NVIDIA provides a high-performance deep learning inference library named TensorRT. It could be used to speed up deep learning inference (measured as frames per second) on Jetson TX2, comparing to say the origial caffe+cudnn, by a few times. At the time of this writing, TensorRT-2.1.2 is available for Jetson TX2, and is automatically installed with JetPack-3.1. Meanwhile, a latest version of the TensorRT documentation could be found at: http://docs.nvidia.com/deeplearning/sdk/tensorrt-user-guide/index.html
As I was learning to use TensorRT on Jetson TX2, I wanted to make sure I could use TensorRT to speed up the deeplearning-cats-dogs-tutorial model I trained on Jetson TX2 previously. So I first downloaded and ran the jetson-inference code on Jetson TX2.
$ mkdir -p ~/project $ cd ~/project $ git clone https://github.com/dusty-nv/jetson-inference.git $ cd jetson-inference $ mkdir build $ cd build $ cmake .. $ make -j4 $ cd aarch64/bin $ ./imagenet-camera googlenet
I also modified
jetson-inference/imagenet-camera/imagenet-camera.cpp by defining DEFAULT_CAMERA to 1 (using /dev/video1), so I could use my own USB camera, Logitech C920, for testing.
After I verified the jetson-inference code was running OK on my Jetson TX2, I tried to feed my previously trained deeplearning-cats-dogs-tutorial AlexNet model into TensorRT for testing.
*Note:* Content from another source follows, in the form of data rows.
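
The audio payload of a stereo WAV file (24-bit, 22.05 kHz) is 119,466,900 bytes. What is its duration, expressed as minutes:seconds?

15:03

Byte rate = 22,050 × 3 × 2 = 132,300 bytes/s.
Duration = 119,466,900 / 132,300 = 903 s.
903 s = 15:03.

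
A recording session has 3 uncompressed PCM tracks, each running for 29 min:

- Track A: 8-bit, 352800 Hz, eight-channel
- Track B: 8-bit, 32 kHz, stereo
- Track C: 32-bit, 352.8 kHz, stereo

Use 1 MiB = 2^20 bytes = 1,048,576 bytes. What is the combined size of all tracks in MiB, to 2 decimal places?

9473.14 MiB

29 min = 1,740 s.
Track A: 352,800 × 1,740 × 1 × 8 = 4,910,976,000 bytes.
Track B: 32,000 × 1,740 × 1 × 2 = 111,360,000 bytes.
Track C: 352,800 × 1,740 × 4 × 2 = 4,910,976,000 bytes.
Total = 9,933,312,000 bytes = 9473.14 MiB.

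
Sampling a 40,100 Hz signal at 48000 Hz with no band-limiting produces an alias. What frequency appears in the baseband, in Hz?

Nyquist = 48,000/2 = 24,000 Hz; 40,100 Hz exceeds it.
Alias = |40,100 − 1×48,000| = |40,100 − 48,000| = 7,900 Hz.

7,900 Hz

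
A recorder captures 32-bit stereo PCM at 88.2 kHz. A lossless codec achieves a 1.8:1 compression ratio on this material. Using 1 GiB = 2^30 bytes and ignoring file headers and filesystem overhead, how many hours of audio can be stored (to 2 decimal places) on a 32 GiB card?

Uncompressed byte rate = 88,200 × 4 × 2 = 705,600 bytes/s.
After 1.8:1 compression, effective rate ≈ 392000 bytes/s.
Capacity = 32 × 1,073,741,824 = 34,359,738,368 bytes.
34,359,738,368 / effective rate ≈ 87652.39 s → 24.35 hours.

24.35 hours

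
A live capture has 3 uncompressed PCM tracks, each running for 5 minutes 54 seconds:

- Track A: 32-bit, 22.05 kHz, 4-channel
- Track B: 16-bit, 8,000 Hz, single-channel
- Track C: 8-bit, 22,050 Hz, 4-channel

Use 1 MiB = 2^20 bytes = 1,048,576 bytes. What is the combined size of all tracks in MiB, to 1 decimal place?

154.3 MiB

5 minutes 54 seconds = 354 s.
Track A: 22,050 × 354 × 4 × 4 = 124,891,200 bytes.
Track B: 8,000 × 354 × 2 × 1 = 5,664,000 bytes.
Track C: 22,050 × 354 × 1 × 4 = 31,222,800 bytes.
Total = 161,778,000 bytes = 154.3 MiB.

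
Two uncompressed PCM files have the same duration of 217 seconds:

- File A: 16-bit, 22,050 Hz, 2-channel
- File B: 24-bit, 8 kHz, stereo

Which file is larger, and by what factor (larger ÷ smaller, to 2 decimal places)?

File A: 22,050 × 2 × 2 = 88,200 bytes/s.
File B: 8,000 × 3 × 2 = 48,000 bytes/s.
File A is larger; ratio = 19,139,400 / 10,416,000 = 1.84.

File A, by a factor of 1.84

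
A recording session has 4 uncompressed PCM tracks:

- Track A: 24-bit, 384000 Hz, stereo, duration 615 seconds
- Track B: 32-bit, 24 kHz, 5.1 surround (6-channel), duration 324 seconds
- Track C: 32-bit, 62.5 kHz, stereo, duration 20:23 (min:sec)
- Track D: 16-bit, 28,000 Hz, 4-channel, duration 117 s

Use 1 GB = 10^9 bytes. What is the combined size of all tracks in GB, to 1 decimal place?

2.2 GB

Track A: 384,000 × 615 × 3 × 2 = 1,416,960,000 bytes.
Track B: 24,000 × 324 × 4 × 6 = 186,624,000 bytes.
Track C: 20:23 (min:sec) = 1,223 s; 62,500 × 1,223 × 4 × 2 = 611,500,000 bytes.
Track D: 28,000 × 117 × 2 × 4 = 26,208,000 bytes.
Total = 2,241,292,000 bytes = 2.2 GB.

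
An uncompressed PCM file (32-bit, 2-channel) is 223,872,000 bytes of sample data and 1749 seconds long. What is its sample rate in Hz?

16,000 Hz

Bytes = sample_rate × seconds × bytes_per_sample × channels.
sample_rate = 223,872,000 / (1,749 × 4 × 2) = 223,872,000 / 13,992 = 16,000 Hz.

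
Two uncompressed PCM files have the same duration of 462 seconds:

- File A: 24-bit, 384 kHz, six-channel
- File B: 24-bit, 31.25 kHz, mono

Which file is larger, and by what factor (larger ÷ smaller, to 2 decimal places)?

File A, by a factor of 73.73

File A: 384,000 × 3 × 6 = 6,912,000 bytes/s.
File B: 31,250 × 3 × 1 = 93,750 bytes/s.
File A is larger; ratio = 3,193,344,000 / 43,312,500 = 73.73.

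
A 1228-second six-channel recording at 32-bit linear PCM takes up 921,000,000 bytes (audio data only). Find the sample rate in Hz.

Bytes = sample_rate × seconds × bytes_per_sample × channels.
sample_rate = 921,000,000 / (1,228 × 4 × 6) = 921,000,000 / 29,472 = 31,250 Hz.

31,250 Hz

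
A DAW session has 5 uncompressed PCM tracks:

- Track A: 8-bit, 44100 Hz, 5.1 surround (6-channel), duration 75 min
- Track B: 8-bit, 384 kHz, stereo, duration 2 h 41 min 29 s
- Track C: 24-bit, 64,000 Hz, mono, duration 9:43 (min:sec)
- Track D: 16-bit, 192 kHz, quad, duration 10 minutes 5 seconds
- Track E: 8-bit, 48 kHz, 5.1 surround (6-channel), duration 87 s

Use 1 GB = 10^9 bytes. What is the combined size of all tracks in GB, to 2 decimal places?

Track A: 75 min = 4,500 s; 44,100 × 4,500 × 1 × 6 = 1,190,700,000 bytes.
Track B: 2 h 41 min 29 s = 9,689 s; 384,000 × 9,689 × 1 × 2 = 7,441,152,000 bytes.
Track C: 9:43 (min:sec) = 583 s; 64,000 × 583 × 3 × 1 = 111,936,000 bytes.
Track D: 10 minutes 5 seconds = 605 s; 192,000 × 605 × 2 × 4 = 929,280,000 bytes.
Track E: 48,000 × 87 × 1 × 6 = 25,056,000 bytes.
Total = 9,698,124,000 bytes = 9.70 GB.

9.70 GB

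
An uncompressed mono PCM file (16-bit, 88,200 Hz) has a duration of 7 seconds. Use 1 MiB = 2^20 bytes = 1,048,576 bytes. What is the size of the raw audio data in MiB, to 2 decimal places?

Bytes = 88,200 samples/s × 7 s × 2 bytes/sample × 1 ch = 1,234,800 bytes.
1,234,800 / 1,048,576 = 1.18 MiB.

1.18 MiB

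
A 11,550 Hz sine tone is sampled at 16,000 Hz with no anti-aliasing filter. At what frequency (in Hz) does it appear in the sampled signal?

4,450 Hz

Nyquist = 16,000/2 = 8,000 Hz; 11,550 Hz exceeds it.
Alias = |11,550 − 1×16,000| = |11,550 − 16,000| = 4,450 Hz.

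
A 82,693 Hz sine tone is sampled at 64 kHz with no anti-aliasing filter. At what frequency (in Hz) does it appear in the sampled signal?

18,693 Hz

Nyquist = 64,000/2 = 32,000 Hz; 82,693 Hz exceeds it.
Alias = |82,693 − 1×64,000| = |82,693 − 64,000| = 18,693 Hz.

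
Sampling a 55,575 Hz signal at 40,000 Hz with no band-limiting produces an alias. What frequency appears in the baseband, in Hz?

Nyquist = 40,000/2 = 20,000 Hz; 55,575 Hz exceeds it.
Alias = |55,575 − 1×40,000| = |55,575 − 40,000| = 15,575 Hz.

15,575 Hz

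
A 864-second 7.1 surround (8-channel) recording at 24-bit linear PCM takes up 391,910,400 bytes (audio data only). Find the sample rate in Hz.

18,900 Hz

Bytes = sample_rate × seconds × bytes_per_sample × channels.
sample_rate = 391,910,400 / (864 × 3 × 8) = 391,910,400 / 20,736 = 18,900 Hz.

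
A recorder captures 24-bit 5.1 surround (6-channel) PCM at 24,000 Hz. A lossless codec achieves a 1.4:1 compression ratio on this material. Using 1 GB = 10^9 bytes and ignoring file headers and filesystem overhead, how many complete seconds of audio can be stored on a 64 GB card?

Uncompressed byte rate = 24,000 × 3 × 6 = 432,000 bytes/s.
After 1.4:1 compression, effective rate ≈ 308571.43 bytes/s.
Capacity = 64 × 1,000,000,000 = 64,000,000,000 bytes.
64,000,000,000 / effective rate ≈ 207407.41 s → 207,407 seconds.

207,407 seconds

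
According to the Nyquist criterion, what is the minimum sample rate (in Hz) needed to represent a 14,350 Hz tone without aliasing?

Minimum sample rate = 2 × 14,350 Hz = 28,700 Hz.

28,700 Hz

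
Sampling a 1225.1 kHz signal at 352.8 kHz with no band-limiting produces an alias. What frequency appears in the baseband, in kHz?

Nyquist = 352,800/2 = 176,400 Hz; 1,225,100 Hz exceeds it.
Alias = |1,225,100 − 3×352,800| = |1,225,100 − 1,058,400| = 166,700 Hz = 166.7 kHz.

166.7 kHz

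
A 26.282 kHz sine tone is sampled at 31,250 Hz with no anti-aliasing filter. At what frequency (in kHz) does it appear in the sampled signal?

4.968 kHz

Nyquist = 31,250/2 = 15,625 Hz; 26,282 Hz exceeds it.
Alias = |26,282 − 1×31,250| = |26,282 − 31,250| = 4,968 Hz = 4.968 kHz.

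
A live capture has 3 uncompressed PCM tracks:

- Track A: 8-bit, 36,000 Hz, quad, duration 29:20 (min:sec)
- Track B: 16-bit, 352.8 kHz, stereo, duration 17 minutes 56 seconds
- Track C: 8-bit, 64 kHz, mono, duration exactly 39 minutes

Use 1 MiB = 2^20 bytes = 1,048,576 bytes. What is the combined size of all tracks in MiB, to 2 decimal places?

Track A: 29:20 (min:sec) = 1,760 s; 36,000 × 1,760 × 1 × 4 = 253,440,000 bytes.
Track B: 17 minutes 56 seconds = 1,076 s; 352,800 × 1,076 × 2 × 2 = 1,518,451,200 bytes.
Track C: exactly 39 minutes = 2,340 s; 64,000 × 2,340 × 1 × 1 = 149,760,000 bytes.
Total = 1,921,651,200 bytes = 1832.63 MiB.

1832.63 MiB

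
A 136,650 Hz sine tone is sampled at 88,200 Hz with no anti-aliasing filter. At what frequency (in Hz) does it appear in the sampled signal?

Nyquist = 88,200/2 = 44,100 Hz; 136,650 Hz exceeds it.
Alias = |136,650 − 2×88,200| = |136,650 − 176,400| = 39,750 Hz.

39,750 Hz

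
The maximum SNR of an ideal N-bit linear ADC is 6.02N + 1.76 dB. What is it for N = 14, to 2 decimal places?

6.02 × 14 + 1.76 = 86.04 dB.

86.04 dB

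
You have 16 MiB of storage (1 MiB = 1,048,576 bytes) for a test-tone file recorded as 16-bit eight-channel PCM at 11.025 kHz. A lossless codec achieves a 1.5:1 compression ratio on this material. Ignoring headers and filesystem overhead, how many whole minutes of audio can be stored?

Uncompressed byte rate = 11,025 × 2 × 8 = 176,400 bytes/s.
After 1.5:1 compression, effective rate ≈ 117600 bytes/s.
Capacity = 16 × 1,048,576 = 16,777,216 bytes.
16,777,216 / effective rate ≈ 142.66 s → 2 minutes.

2 minutes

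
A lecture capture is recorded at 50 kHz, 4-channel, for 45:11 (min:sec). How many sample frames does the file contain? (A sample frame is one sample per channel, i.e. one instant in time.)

45:11 (min:sec) = 2,711 s.
50,000 samples/s × 2,711 s = 135,550,000 frames.

135,550,000 sample frames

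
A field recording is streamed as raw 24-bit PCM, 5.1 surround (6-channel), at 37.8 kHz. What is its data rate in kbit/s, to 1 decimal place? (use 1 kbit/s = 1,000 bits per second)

Bit rate = 37,800 × 24 × 6 = 5,443,200 bits/s.
= 5443.2 kbit/s.

5443.2 kbit/s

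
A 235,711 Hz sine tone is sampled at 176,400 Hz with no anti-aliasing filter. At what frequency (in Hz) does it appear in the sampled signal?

59,311 Hz

Nyquist = 176,400/2 = 88,200 Hz; 235,711 Hz exceeds it.
Alias = |235,711 − 1×176,400| = |235,711 − 176,400| = 59,311 Hz.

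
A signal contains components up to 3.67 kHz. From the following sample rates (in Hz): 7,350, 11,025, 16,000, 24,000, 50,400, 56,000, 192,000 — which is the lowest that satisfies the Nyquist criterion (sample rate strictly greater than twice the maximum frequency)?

Need sample rate > 2 × 3,670 = 7,340 Hz.
Lowest listed rate above 7,340 Hz is 7,350 Hz.

7,350 Hz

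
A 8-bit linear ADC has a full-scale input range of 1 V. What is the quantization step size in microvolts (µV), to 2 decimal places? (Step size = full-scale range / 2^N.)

3906.25 µV

1 V / 2^8 = 1 / 256 V = 3906.25 µV.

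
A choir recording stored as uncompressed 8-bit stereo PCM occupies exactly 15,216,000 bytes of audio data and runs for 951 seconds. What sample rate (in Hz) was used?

8,000 Hz

Bytes = sample_rate × seconds × bytes_per_sample × channels.
sample_rate = 15,216,000 / (951 × 1 × 2) = 15,216,000 / 1,902 = 8,000 Hz.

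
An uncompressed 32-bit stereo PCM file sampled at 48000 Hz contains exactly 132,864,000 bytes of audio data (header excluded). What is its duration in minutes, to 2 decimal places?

5.77 minutes

Byte rate = 48,000 × 4 × 2 = 384,000 bytes/s.
Duration = 132,864,000 / 384,000 = 346 s.
346 s / 60 = 5.77 minutes.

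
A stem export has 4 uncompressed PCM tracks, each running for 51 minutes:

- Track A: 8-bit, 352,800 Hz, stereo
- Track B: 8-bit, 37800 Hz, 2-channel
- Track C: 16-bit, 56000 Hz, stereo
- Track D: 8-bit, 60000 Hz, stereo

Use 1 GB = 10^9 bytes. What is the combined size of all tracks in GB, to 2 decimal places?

51 minutes = 3,060 s.
Track A: 352,800 × 3,060 × 1 × 2 = 2,159,136,000 bytes.
Track B: 37,800 × 3,060 × 1 × 2 = 231,336,000 bytes.
Track C: 56,000 × 3,060 × 2 × 2 = 685,440,000 bytes.
Track D: 60,000 × 3,060 × 1 × 2 = 367,200,000 bytes.
Total = 3,443,112,000 bytes = 3.44 GB.

3.44 GB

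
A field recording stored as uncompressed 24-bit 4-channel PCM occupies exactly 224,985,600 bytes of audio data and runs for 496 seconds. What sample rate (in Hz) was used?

Bytes = sample_rate × seconds × bytes_per_sample × channels.
sample_rate = 224,985,600 / (496 × 3 × 4) = 224,985,600 / 5,952 = 37,800 Hz.

37,800 Hz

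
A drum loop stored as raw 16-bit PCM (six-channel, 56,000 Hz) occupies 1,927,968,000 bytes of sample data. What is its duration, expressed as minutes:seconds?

47:49

Byte rate = 56,000 × 2 × 6 = 672,000 bytes/s.
Duration = 1,927,968,000 / 672,000 = 2,869 s.
2,869 s = 47:49.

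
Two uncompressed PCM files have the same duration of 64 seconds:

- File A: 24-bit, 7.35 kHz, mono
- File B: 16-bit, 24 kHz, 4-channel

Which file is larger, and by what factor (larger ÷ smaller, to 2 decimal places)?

File A: 7,350 × 3 × 1 = 22,050 bytes/s.
File B: 24,000 × 2 × 4 = 192,000 bytes/s.
File B is larger; ratio = 12,288,000 / 1,411,200 = 8.71.

File B, by a factor of 8.71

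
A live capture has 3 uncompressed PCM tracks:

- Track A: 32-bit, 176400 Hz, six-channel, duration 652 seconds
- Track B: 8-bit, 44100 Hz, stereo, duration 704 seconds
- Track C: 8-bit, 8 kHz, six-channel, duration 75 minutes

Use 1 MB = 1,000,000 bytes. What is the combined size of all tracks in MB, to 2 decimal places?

3038.40 MB

Track A: 176,400 × 652 × 4 × 6 = 2,760,307,200 bytes.
Track B: 44,100 × 704 × 1 × 2 = 62,092,800 bytes.
Track C: 75 minutes = 4,500 s; 8,000 × 4,500 × 1 × 6 = 216,000,000 bytes.
Total = 3,038,400,000 bytes = 3038.40 MB.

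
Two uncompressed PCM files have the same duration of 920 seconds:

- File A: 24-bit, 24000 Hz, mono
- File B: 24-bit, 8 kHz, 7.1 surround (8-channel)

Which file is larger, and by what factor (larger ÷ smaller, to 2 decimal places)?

File A: 24,000 × 3 × 1 = 72,000 bytes/s.
File B: 8,000 × 3 × 8 = 192,000 bytes/s.
File B is larger; ratio = 176,640,000 / 66,240,000 = 2.67.

File B, by a factor of 2.67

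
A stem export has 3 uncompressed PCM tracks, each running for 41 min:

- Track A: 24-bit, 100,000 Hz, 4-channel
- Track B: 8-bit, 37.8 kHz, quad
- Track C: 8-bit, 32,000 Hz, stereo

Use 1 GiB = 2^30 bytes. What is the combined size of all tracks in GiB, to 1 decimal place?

3.2 GiB

41 min = 2,460 s.
Track A: 100,000 × 2,460 × 3 × 4 = 2,952,000,000 bytes.
Track B: 37,800 × 2,460 × 1 × 4 = 371,952,000 bytes.
Track C: 32,000 × 2,460 × 1 × 2 = 157,440,000 bytes.
Total = 3,481,392,000 bytes = 3.2 GiB.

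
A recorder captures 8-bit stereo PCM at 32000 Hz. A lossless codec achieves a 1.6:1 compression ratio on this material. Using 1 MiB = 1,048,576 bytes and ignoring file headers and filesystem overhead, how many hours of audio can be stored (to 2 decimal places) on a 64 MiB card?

0.47 hours

Uncompressed byte rate = 32,000 × 1 × 2 = 64,000 bytes/s.
After 1.6:1 compression, effective rate ≈ 40000 bytes/s.
Capacity = 64 × 1,048,576 = 67,108,864 bytes.
67,108,864 / effective rate ≈ 1677.72 s → 0.47 hours.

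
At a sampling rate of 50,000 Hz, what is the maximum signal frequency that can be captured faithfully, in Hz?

25,000 Hz

Nyquist frequency = sample rate / 2 = 50,000 / 2 = 25,000 Hz.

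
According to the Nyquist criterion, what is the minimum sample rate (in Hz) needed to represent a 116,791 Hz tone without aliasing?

Minimum sample rate = 2 × 116,791 Hz = 233,582 Hz.

233,582 Hz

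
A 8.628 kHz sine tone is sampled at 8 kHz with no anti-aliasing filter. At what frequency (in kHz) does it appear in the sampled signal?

Nyquist = 8,000/2 = 4,000 Hz; 8,628 Hz exceeds it.
Alias = |8,628 − 1×8,000| = |8,628 − 8,000| = 628 Hz = 0.628 kHz.

0.628 kHz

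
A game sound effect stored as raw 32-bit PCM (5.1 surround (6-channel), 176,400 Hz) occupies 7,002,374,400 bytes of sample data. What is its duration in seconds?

1,654 seconds

Byte rate = 176,400 × 4 × 6 = 4,233,600 bytes/s.
Duration = 7,002,374,400 / 4,233,600 = 1,654 s.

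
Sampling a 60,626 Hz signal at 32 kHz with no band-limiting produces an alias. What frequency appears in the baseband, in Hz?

Nyquist = 32,000/2 = 16,000 Hz; 60,626 Hz exceeds it.
Alias = |60,626 − 2×32,000| = |60,626 − 64,000| = 3,374 Hz.

3,374 Hz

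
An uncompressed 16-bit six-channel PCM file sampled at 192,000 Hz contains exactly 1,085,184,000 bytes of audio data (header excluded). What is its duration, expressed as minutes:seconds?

7:51

Byte rate = 192,000 × 2 × 6 = 2,304,000 bytes/s.
Duration = 1,085,184,000 / 2,304,000 = 471 s.
471 s = 7:51.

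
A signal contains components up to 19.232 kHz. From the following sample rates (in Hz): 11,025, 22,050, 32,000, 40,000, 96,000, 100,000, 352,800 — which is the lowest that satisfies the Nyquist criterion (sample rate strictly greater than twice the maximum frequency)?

Need sample rate > 2 × 19,232 = 38,464 Hz.
Lowest listed rate above 38,464 Hz is 40,000 Hz.

40,000 Hz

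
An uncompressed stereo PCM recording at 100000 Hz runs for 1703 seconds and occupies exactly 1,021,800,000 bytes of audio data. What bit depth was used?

24 bits

Bytes per sample = 1,021,800,000 / (100,000 × 1,703 × 2) = 1,021,800,000 / 340,600,000 = 3.
Bit depth = 3 × 8 = 24 bits.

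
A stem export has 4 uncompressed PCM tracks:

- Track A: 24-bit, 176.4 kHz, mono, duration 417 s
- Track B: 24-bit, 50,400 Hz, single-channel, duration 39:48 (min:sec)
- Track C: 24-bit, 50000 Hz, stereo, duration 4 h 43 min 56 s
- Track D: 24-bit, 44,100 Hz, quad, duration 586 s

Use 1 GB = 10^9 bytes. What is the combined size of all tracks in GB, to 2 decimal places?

6.00 GB

Track A: 176,400 × 417 × 3 × 1 = 220,676,400 bytes.
Track B: 39:48 (min:sec) = 2,388 s; 50,400 × 2,388 × 3 × 1 = 361,065,600 bytes.
Track C: 4 h 43 min 56 s = 17,036 s; 50,000 × 17,036 × 3 × 2 = 5,110,800,000 bytes.
Track D: 44,100 × 586 × 3 × 4 = 310,111,200 bytes.
Total = 6,002,653,200 bytes = 6.00 GB.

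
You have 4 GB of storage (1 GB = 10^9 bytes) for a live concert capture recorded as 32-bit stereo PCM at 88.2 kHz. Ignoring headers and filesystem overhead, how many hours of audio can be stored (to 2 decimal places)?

1.57 hours

Uncompressed byte rate = 88,200 × 4 × 2 = 705,600 bytes/s.
Capacity = 4 × 1,000,000,000 = 4,000,000,000 bytes.
4,000,000,000 / 705,600 ≈ 5668.93 s → 1.57 hours.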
For that, I also needed to create a classes.txt which specifies the name of class 0 as ‘cat’ and class 1 as ‘dog’. A copy of my trained model could be found below:
$ cd ~/project/jetson-inference/build/aarch64/bin/ $ ./imagenet-camera \ -model /home/nvidia/project/deeplearning-cats-dogs-tutorial/caffe_models/caffe_model_2/caffe_model_iter_40000.caffemodel \ -prototxt /home/nvidia/project/deeplearning-cats-dogs-tutorial/caffe_models/caffe_model_2/caffenet_deploy_2.prototxt \ -labels classes.txt -input_blob data -output_blob prob
The result was pretty OK and as expected. Referring to the screenshot below, the program correctly classified the image from USB camera as ‘dog’. The model, which was similar to AlexNet, ran in FP16 mode and could process/render 25~30 fps of 1280x720 images on Jetson TX2.
I noticed that preprocessing and mean subtraction of input images were handled differently in various implementations/tutorials of caffe models. In particular, the deeplearning-cats-dogs-tutorial
code/create_lmdb.py pre-processed all input images with cv2.equalizeHist() and then calculated average pixel values for all image locations as mean.binaryproto. When I averaged out all pixel locations for mean.binaryproto, I got roughly [128, 128, 128] as mean RGB values for all images in the (cats-dogs) training dataset.
However in jetson-inference code, mean subtraction of input images was hard-coded as roughly [104.0, 112.7, 122.7] in
The difference of preprocessing and mean subtraction of input images between training and inferencing would likely incur some degradation in prediction accuracy. I think I’d need to fix this when using TensorRT for production.